UEFA General Secretary Gianni Infantino addresses a news conference after an UEFA Executive Committee meeting at the House of European Football in Nyon, December 4, 2014. REUTERS/Pierre Albouy

NYON, Switzerland, - Dec 4 (Reuters) - UEFA attempted to explain the apparently inexplicable on Thursday as it unveiled the format for the League of Nations, the latest addition to the already crowded international calendar.

The bafflingly complex event will be run before, after and in conjunction with the qualifying competition for Euro 2020, featuring all 54 European national teams who will be divided into four divisions with promotion and relegation between each.
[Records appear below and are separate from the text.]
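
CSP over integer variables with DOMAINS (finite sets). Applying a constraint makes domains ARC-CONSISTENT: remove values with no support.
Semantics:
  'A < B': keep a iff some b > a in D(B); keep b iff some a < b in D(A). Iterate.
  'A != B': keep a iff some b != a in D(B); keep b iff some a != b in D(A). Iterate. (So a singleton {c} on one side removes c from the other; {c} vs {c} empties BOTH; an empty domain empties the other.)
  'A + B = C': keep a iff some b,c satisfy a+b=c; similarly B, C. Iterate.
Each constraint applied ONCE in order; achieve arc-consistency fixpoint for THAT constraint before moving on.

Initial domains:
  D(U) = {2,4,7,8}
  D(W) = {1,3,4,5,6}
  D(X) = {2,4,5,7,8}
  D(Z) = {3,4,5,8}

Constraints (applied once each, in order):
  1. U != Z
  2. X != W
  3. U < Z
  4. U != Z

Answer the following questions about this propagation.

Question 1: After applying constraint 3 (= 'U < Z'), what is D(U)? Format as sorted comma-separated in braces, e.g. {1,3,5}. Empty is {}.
Answer: {2,4,7}

Derivation:
Constraint 1 (U != Z) on D(U)={2,4,7,8} D(Z)={3,4,5,8}: no change
Constraint 2 (X != W) on D(X)={2,4,5,7,8} D(W)={1,3,4,5,6}: no change
Constraint 3 (U < Z) on D(U)={2,4,7,8} D(Z)={3,4,5,8}: U {2,4,7,8}->{2,4,7}
So after constraint 3: D(U) = {2,4,7}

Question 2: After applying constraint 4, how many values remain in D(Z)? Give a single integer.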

Each division will be sub-divided into separate groups and there will be playoffs with the winners qualifying for Euro 2020, providing they have not already guaranteed a place via the regular qualifying tournament which is sandwiched in between.

"It seems complicated but it will look a lot clearer when you read it," UEFA secretary general Gianni Infantino told reporters.

UEFA has argued that the new system will help smaller nations while still leaving dates open for international friendlies against teams from other continents.

The first part of the tournament will take place between September and November 2018."(The) 54 member associations will be divided into four divisions according to the UEFA coefficient rankings updated after the conclusion of the European qualifiers for the 2018 FIFA World Cup," UEFA said.

"In each league, the four group winners will be promoted and the four bottom-placed teams will be relegated for the next competition to be played in 2020.

"The overall UEFA Nations League ranking will determine the composition of the draw pots for the subsequent European Qualifiers."

The regular Euro 2020 qualifiers will be played between March and November 2019, with the teams divided into 10 groups of five or six.

"The winners and runners-up of each group will qualify for the 24-team final tournament, with the remaining four spots allocated via the UEFA Nations League play-offs in March 2020," UEFA said.

"Each league within the UEFA Nations League will be entitled to four play-off spots. If the group winners have already qualified via the European qualifiers, the next best-ranked team(s) within the league will qualify for the play-offs.

"Playoff slots are dropped down to lower leagues if less than four teams remain available for a play-off qualification (waterfall mechanism). So there will be four groups of play-offs, each with an end winner."

In the midst of all that, the four group winners in Nations League A will play a knockout tournament in June 2019, with the winners being declared Nations League champions.